Quantum mechanics can be used to make organic solar cells that are more stable and easier to produce. These are the findings of a new study conducted by the University of Gothenburg. The problem with current organic solar cells is that they are not as effective or stable as silicon-based solar cells. As part of the new study, a team of researchers addressed this issue and discovered a method that could pave the way for more cost-effective solar cell technology.
When compared to traditional silicon-based solar cells, organic solar cells have numerous advantages. They are light, malleable, and flexible, and can be mass-produced at a low cost on a large scale using printing presses. The issue is that organic solar cells are not as stable or effective as silicon-based solar cells. In a new study, a research team tackled this issue and discovered a solution that could lead to more cost-effective solar cell technology.
“There are numerous opportunities to use quantum efficiencies to change various chemical and material properties. In this paper, we present a method for increasing the diffusion of energy in organic materials. This enables us to create organic solar cells with a more simplified structure “Karl Börjesson, professor of physical chemistry at the University of Gothenburg and the study’s lead author, says.
Quantum mechanics can be used to create more stable and more easily produced organic solar cells. When compared to traditional silicon-based solar cells, organic solar cells have numerous advantages.
High efficiency, excellent stability, and the ability to process organic solar cells in the air are all important factors to consider when attempting to advance the real-world application of organic solar cells. According to a paper published in Nature Communications by University of Gothenburg researchers, quantum mechanics has the potential to create more stable and easily produced organic solar cells.
Essentially, this is about ensuring that the energy in the solar cells is effectively transferred to the correct location. The absorbed energy from the sun must be diffused – to travel – to the interface between the materials in organic solar cells, which are made up of two materials. However, diffusion is inefficient because energy travels slowly and risks being lost as heat before reaching this interface. The solution has been to combine the two materials in solar cells to shorten the distance between them, allowing energy to reach the interface more quickly. Unfortunately, this causes the solar cells to be out of thermodynamic equilibrium, making the design less long-lasting than it could be.
The researchers demonstrate that the new method allows energy to be transferred over a greater distance, avoiding the complicated blending of materials in solar cells. The method relies on quantum effects, in which light and matter combine to form hybrid light-matter states.
“When we strongly couple light and matter, the energy is dispersed throughout the entire system. If the system, as in this case, is made up of several materials, the energy can be directed to the interface. In the study, we show that when the materials are strongly coupled, energy travels faster to the interfaces. This means that because the materials in solar cells are blended at the quantum level, they do not need to be physically blended. As a result, the system is in thermodynamic equilibrium “Karl Börjesson says.

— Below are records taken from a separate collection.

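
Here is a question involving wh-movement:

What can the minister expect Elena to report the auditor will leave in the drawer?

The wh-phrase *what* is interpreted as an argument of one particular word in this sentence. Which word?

In situ: The minister can expect Elena to report the auditor will leave what in the drawer.
'what' is the direct object of 'leave'. Wh-movement fronts it, leaving a gap right after 'leave':
What can the minister expect Elena to report the auditor will leave ___ in the drawer?

leave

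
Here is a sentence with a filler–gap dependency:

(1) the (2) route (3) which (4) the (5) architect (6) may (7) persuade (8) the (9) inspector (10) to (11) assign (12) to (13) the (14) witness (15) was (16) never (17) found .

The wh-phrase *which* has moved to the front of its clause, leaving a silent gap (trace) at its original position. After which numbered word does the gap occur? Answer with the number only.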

The researchers demonstrated that the novel technique allows energy to be transmitted over a much greater distance while avoiding the complicated material blending in solar cells. The key to this is quantum effects, in which light and matter combine to form hybrid light-matter states.
According to Börjesson, the discovery will have an impact on how organic solar cells are manufactured because it will be possible to increase their durability while using a simple layered structure. He also points out that the research is essentially an extension of a natural concept.
“Nature uses strong coupling between molecules to effectively transfer solar energy in photosynthesis, and we have demonstrated in principle that the same basic concept can be applied to organic solar cells.”